B.   Il est dit[2] : « que le poisson ne sorte pas des profondeurs, où il vit ignoré mais en sûreté ; qu’un État ne fasse pas montre de ses ressources, de peur de se faire dépouiller. » Or les Sages (politiciens) sont considérés comme une ressource de l’État. On devrait donc les cacher, les tenir dans l’obscurité, ne pas les employer. Ainsi la race des Sages s’éteindrait, et, avec elle, s’éteindrait aussi la race des brigands. Pulvérisez le jade et les perles, et il n’y aura plus de voleurs. Brûlez les contrats, brisez les sceaux, et les hommes redeviendront honnêtes. Supprimez les mesures et les poids, et il n’y aura plus de querelles. Détruisez radicalement toutes les institutions artificielles des Sages, et le peuple retrouvera son bon sens naturel. Abolissez la gamme des tons, brisez les instruments de musique, bouchez les oreilles des musiciens, et les hommes retrouveront l’ouïe naturelle. Abolissez l’échelle des couleurs et les lois de la peinture, crevez les yeux des peintres, et les hommes retrouveront la vue naturelle. Prohibez le pistolet et le cordeau, le compas et l’équerre ; cassez les doigts des menuisiers, et les hommes retrouveront les procédés naturels, ceux dont il est dit : « adresse sous un air de maladresse. »[3] Flétrissez Tseng-chenn et Cheu-ts’iou (légistes), bâillonnez Yang-tchou et Mei-ti (sophistes), mettez au ban la formule bonté équité (des Confucéistes), et les propensions naturelles pourront de nouveau exercer leur mystérieuse et unifiante vertu. Oui, revenons à la vue, à l’ouïe, au bon sens, aux instincts naturels, et c’en sera fait des éblouissements assourdissements errements et grimaces factices. Philosophes, musiciens, peintres, artistes divers, n’ont fait que tromper et pervertir les hommes, par des apparences spécieuses. Ils n’ont été d’aucune utilité vraie pour l’humanité.


C.   Il en fut tout autrement, au temps de la nature parfaite, au temps des anciens souverains, avant Fou-hi Chenn-noung et Hoang-ti. Alors les hommes ne connaissaient, en fait d’annales, que les cordelettes à nœuds (quippus). Ils trouvaient bonne leur grossière nourriture, bons aussi leurs simples vêtements. Ils étaient heureux avec leurs mœurs primitives et paisibles dans leurs pauvres habitations. Le besoin d’avoir des relations avec autrui ne les tourmentait pas. Ils mouraient de vieillesse avant d’avoir fait visite à la principauté voisine, qu’ils avaient vue de loin toute leur vie, dont ils avaient entendu chaque jour les coqs et les chiens[4]. En ces temps-là, à cause de ces mœurs-là, la paix et l’ordre étaient absolus. — Pourquoi en est-il tout autrement de nos jours ? Parce que les gouvernants se sont entichés des Sages et de leurs inventions. Le peuple tend le cou, et se dresse sur la pointe des pieds, pour regarder dans la direction d’où vient, à ce qu’on dit, quelque Sage. On abandonne ses parents, ou quitte son maître, pour courir à cet homme. Les piétons se suivent à la queue-leu-leu, une file de chars creuse de profondes ornières dans le chemin qui mène à sa porte. Tout cela parce que, imitant les princes, le vulgaire lui aussi s’est entiché de science. Or rien n’est plus funeste, pour les États, que ce malheureux entichement.

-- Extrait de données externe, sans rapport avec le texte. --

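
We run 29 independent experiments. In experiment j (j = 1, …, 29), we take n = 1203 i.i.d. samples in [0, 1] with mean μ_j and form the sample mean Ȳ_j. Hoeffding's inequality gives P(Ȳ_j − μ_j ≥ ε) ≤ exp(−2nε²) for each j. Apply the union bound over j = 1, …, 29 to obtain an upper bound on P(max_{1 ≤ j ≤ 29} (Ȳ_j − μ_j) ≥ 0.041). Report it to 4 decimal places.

0.5080

Per-experiment Hoeffding bound: exp(−2·1203·0.041²) = exp(−4.04449) = 0.017519.
Union bound over 29 events: 29·0.017519 = 0.50804.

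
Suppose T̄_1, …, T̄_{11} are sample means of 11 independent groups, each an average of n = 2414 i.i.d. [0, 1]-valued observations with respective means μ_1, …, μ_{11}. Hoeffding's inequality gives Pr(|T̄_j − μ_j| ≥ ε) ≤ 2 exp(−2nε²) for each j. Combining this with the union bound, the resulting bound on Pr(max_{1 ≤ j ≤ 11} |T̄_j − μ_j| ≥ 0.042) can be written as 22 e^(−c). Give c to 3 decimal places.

Union bound over the 11 events: Pr(max_{1 ≤ j ≤ 11} |T̄_j − μ_j| ≥ 0.042) ≤ 11·2·exp(−2nε²) = 22 exp(−2·2414·0.042²).
So c = 2·2414·0.042² = 8.5166.

8.517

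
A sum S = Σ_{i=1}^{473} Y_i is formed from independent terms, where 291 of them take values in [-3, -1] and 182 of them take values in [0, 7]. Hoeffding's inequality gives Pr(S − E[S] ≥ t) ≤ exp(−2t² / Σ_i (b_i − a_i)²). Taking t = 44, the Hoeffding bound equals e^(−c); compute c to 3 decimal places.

0.384

Σ(b_i − a_i)² = 291·2² + 182·7² = 10082.
c = 2t² / 10082 = 2·44² / 10082 = 0.3841.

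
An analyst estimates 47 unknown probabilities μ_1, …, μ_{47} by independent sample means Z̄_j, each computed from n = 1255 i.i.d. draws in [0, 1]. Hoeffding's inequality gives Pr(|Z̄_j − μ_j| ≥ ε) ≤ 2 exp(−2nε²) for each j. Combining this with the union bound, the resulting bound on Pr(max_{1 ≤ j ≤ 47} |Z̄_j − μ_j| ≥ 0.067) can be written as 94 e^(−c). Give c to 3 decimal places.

Union bound over the 47 events: Pr(max_{1 ≤ j ≤ 47} |Z̄_j − μ_j| ≥ 0.067) ≤ 47·2·exp(−2nε²) = 94 exp(−2·1255·0.067²).
So c = 2·1255·0.067² = 11.2674.

11.267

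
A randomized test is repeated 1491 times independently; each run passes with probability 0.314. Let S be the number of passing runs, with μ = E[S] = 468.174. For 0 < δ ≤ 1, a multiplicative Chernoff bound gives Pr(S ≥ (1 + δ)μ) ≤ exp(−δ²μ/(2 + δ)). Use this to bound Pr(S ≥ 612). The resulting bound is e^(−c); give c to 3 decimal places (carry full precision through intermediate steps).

19.151

Write 612 = (1 + δ)μ, so δ = 612/468.174 − 1 = 0.3072063…
Then the exponent is δ²μ/(2 + δ) = (612 − μ)² / (μ·(2 + δ)) = 19.150543.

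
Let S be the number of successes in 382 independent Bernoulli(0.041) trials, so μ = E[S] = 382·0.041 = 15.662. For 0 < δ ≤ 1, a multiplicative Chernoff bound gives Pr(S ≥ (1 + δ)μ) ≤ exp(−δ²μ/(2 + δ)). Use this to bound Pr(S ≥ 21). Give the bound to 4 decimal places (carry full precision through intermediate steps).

0.4597

Write 21 = (1 + δ)μ, so δ = 21/15.662 − 1 = 0.3408249…
Then the exponent is δ²μ/(2 + δ) = (21 − μ)² / (μ·(2 + δ)) = 0.777215.
Bound = exp(−0.777215) = 0.45968.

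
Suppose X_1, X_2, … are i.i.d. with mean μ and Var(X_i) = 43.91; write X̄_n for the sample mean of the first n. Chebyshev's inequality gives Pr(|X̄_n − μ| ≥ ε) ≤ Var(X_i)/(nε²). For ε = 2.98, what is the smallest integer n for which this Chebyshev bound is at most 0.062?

Require 43.91/(n·2.98²) ≤ 0.062, i.e. n ≥ 43.91/(0.062·2.98²) = 79.752.
The smallest integer n is 80.

80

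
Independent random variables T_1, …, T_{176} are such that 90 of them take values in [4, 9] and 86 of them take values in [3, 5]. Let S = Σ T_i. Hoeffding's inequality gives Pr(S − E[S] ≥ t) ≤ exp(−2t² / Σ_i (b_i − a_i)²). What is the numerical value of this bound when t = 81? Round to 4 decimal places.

Σ(b_i − a_i)² = 90·5² + 86·2² = 2594.
Exponent = 2·81² / 2594 = 5.05860.
Bound = exp(−5.05860) = 0.00635.

0.0064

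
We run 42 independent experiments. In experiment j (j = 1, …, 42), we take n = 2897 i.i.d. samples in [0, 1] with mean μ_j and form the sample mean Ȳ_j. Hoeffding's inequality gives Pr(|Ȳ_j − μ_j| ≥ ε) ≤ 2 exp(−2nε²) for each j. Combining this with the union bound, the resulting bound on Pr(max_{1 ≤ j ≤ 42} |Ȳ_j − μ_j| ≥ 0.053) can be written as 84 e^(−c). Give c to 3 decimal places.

16.275

Union bound over the 42 events: Pr(max_{1 ≤ j ≤ 42} |Ȳ_j − μ_j| ≥ 0.053) ≤ 42·2·exp(−2nε²) = 84 exp(−2·2897·0.053²).
So c = 2·2897·0.053² = 16.2753.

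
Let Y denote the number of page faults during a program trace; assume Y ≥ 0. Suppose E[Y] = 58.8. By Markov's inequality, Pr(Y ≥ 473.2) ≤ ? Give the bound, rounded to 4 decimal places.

Markov's inequality: for a non-negative random variable, Pr(Y ≥ a) ≤ E[Y]/a.
Here E[Y] = 58.8 and a = 473.2, so the bound is 58.8/473.2 = 0.1243.

0.1243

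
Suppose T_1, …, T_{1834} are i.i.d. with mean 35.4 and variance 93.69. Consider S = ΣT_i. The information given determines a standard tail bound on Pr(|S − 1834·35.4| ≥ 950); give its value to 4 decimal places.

0.1904

With mean and variance of each term known, Chebyshev's inequality bounds the deviation of the sum (or sample mean).
Var(S) = n·Var(T_i) = 1834·93.69 = 171827.46.
Chebyshev: Pr(|S − 1834·35.4| ≥ 950) ≤ Var(S)/950² = 171827.46/902500 = 0.1904.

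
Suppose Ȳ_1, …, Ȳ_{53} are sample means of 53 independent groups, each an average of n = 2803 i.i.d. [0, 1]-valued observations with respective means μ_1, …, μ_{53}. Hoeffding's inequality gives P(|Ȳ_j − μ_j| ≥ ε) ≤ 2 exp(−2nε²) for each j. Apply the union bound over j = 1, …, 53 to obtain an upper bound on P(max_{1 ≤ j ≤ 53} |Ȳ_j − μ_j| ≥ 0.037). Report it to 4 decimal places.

0.0492

Per-experiment Hoeffding bound: 2·exp(−2·2803·0.037²) = 2·exp(−7.67461) = 0.00092894.
Union bound over 53 events: 53·0.00092894 = 0.04923.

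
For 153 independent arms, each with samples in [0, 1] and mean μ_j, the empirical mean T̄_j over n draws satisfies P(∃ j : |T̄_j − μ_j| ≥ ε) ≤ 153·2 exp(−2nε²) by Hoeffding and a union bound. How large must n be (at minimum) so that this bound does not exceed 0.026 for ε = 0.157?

191

Need 2·153·exp(−2nε²) ≤ 0.026, i.e. exp(−2nε²) ≤ 0.026/306.
So 2nε² ≥ ln(306/0.026) = 9.373244.
Hence n ≥ 9.373244/(2·0.157²) = 190.134.
The smallest integer n is 191.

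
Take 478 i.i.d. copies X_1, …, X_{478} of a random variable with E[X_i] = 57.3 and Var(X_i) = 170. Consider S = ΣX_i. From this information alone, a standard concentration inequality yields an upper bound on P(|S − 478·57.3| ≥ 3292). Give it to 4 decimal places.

0.0075

With mean and variance of each term known, Chebyshev's inequality bounds the deviation of the sum (or sample mean).
Var(S) = n·Var(X_i) = 478·170 = 81260.
Chebyshev: P(|S − 478·57.3| ≥ 3292) ≤ Var(S)/3292² = 81260/10837264 = 0.0075.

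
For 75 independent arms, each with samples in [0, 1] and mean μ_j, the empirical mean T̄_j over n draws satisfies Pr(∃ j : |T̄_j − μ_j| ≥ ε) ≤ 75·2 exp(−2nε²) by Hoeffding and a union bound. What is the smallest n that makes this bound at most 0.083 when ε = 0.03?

4167

Need 2·75·exp(−2nε²) ≤ 0.083, i.e. exp(−2nε²) ≤ 0.083/150.
So 2nε² ≥ ln(150/0.083) = 7.499550.
Hence n ≥ 7.499550/(2·0.03²) = 4166.417.
The smallest integer n is 4167.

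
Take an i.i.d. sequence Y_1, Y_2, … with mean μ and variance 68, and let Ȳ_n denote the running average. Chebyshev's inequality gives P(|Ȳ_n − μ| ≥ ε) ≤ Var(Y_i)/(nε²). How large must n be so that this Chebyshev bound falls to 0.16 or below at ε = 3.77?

30

Require 68/(n·3.77²) ≤ 0.16, i.e. n ≥ 68/(0.16·3.77²) = 29.902.
The smallest integer n is 30.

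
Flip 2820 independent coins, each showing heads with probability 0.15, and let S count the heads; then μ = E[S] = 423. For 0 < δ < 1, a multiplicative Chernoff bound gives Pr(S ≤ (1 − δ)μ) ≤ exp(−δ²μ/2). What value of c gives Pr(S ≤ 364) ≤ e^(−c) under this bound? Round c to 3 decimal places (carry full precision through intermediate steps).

Write 364 = (1 − δ)μ, so δ = 1 − 364/423 = 0.1394799…
Then the exponent is δ²μ/2 = (μ − 364)²/(2μ) = 4.114657.

4.115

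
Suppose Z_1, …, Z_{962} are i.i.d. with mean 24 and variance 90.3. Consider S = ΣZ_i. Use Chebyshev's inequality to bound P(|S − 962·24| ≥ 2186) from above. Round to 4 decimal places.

0.0182

Var(S) = n·Var(Z_i) = 962·90.3 = 86868.6.
Chebyshev: P(|S − 962·24| ≥ 2186) ≤ Var(S)/2186² = 86868.6/4778596 = 0.0182.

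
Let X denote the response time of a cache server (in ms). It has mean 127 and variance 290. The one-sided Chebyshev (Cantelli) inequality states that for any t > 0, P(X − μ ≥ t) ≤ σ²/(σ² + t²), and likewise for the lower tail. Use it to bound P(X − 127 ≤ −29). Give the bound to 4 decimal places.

0.2564

Here σ² = 290 and t = 29, so σ² + t² = 1131.
Cantelli's bound: 290/1131 = 0.2564.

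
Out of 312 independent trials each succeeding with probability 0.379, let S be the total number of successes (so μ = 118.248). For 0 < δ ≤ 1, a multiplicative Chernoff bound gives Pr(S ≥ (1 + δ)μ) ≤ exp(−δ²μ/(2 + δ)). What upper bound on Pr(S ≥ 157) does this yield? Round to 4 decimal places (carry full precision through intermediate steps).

0.0043

Write 157 = (1 + δ)μ, so δ = 157/118.248 − 1 = 0.327718…
Then the exponent is δ²μ/(2 + δ) = (157 − μ)² / (μ·(2 + δ)) = 5.455871.
Bound = exp(−5.455871) = 0.00427.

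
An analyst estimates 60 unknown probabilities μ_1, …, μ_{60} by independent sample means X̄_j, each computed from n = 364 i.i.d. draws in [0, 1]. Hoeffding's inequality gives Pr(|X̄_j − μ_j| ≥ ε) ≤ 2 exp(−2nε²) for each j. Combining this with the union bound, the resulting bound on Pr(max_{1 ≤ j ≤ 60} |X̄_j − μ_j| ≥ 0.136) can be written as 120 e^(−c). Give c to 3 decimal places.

13.465

Union bound over the 60 events: Pr(max_{1 ≤ j ≤ 60} |X̄_j − μ_j| ≥ 0.136) ≤ 60·2·exp(−2nε²) = 120 exp(−2·364·0.136²).
So c = 2·364·0.136² = 13.4651.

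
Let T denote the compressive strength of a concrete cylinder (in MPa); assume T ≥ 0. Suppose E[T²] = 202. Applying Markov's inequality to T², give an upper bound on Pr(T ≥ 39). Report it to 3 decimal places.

0.133

Since T ≥ 0, the event {T ≥ 39} is the same as {T² ≥ 1521}.
Markov's inequality applied to T² gives Pr(T² ≥ 1521) ≤ E[T²]/1521 = 202/1521 = 0.1328.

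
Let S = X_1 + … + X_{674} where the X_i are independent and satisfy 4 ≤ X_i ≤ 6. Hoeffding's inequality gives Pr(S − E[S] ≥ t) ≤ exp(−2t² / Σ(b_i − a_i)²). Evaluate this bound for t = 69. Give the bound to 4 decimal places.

Σ(b_i − a_i)² = 674·(2)² = 2696.
Exponent = 2·69²/2696 = 3.5319.
Bound = exp(−3.5319) = 0.02925.

0.0292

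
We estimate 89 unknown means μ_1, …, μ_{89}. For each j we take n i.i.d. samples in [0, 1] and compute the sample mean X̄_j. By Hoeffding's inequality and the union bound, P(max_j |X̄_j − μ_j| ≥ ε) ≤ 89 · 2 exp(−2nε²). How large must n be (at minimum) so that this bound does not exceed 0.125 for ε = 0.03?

Need 2·89·exp(−2nε²) ≤ 0.125, i.e. exp(−2nε²) ≤ 0.125/178.
So 2nε² ≥ ln(178/0.125) = 7.261225.
Hence n ≥ 7.261225/(2·0.03²) = 4034.014.
The smallest integer n is 4035.

4035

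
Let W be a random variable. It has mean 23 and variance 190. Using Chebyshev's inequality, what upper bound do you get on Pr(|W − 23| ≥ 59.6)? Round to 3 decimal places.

Chebyshev: Pr(|W − μ| ≥ t) ≤ Var(W)/t².
Bound = 190 / 3552.16 = 0.0535.

0.053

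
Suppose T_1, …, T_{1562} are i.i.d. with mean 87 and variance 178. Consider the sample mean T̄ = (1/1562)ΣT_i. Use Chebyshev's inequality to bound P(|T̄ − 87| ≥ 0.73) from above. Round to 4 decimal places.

0.2138

Var(T̄) = Var(T_i)/n = 178/1562 = 0.11396.
Chebyshev: P(|T̄ − 87| ≥ 0.73) ≤ Var(T̄)/(0.73)² = 178/(1562·0.73²) = 0.2138.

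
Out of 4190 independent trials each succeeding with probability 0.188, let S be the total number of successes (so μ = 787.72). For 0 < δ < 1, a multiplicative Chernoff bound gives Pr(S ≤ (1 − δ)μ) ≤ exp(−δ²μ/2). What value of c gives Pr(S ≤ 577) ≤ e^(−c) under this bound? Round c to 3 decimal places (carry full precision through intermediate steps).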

D.   C’est la science artificielle, contre nature, qui a causé tous les maux de ce monde, et le malheur de tous ceux qui l’habitent. L’invention des arcs, des arbalètes, des flèches captives, des pièges à ressort a fait le malheur des oiseaux de l’air. L’invention des hameçons, des appâts, des filets, des nasses a fait le malheur des poissons dans les eaux. L’invention des rets, des lacs, des trappes a fait le malheur des quadrupèdes dans leurs halliers. L’invention de la sophistique, traîtresse et venimeuse, avec ses théories sur la substance et les accidents, avec ses arguties sur l’identité et la différence, a troublé la simplicité du vulgaire. Oui, l’amour de la science, des inventions et des innovations est responsable de tous les maux de ce monde. Préoccupés d’apprendre ce qu’ils ne savent pas (la vaine science des sophistes), les hommes désapprennent ce qu’ils savent (les vérités naturelles de bon sens). Préoccupés de critiquer les opinions des autres, ils ferment les yeux sur leurs propres erreurs. De là un désordre moral, qui se répercute au ciel sur le soleil et la lune, en terre sur les monts et les fleuves, dans l’espace médian sur les quatre saisons, et jusque sur les insectes qui grouillent et pullulent à contretemps (sauterelles, etc.). Tous les êtres sont en train de perdre la propriété de leur nature. C’est l’amour de la science qui a causé ce désordre. Il dure depuis les trois dynasties. Depuis dix-huit siècles, on s’est habitué à faire fi de la simplicité naturelle, à faire cas de la fourberie rituelle ; ou s’est habitué à préférer une politique verbeuse et fallacieuse au non-agir franc et loyal. Ce sont les bavards (sages, politiciens, rhéteurs), qui ont mis le désordre dans le monde.


  1. TH pages 189, 226.
  2. Lao-tzeu chapitre 36.
  3. Lao-tzeu chapitre 45. Chaque espèce d’être, dit la Glose, a son type naturel. Ainsi chaque espèce d’araignée a sa forme de toile, chaque espèce de bousier a sa forme de boule, spéciale mais invariable. Ainsi l’homme doit s’en tenir à peu de types simples et naturels, sans les multiplier ni les enjoliver. Tout art est perversion.
  4. Lao-tzeu chapitre 80.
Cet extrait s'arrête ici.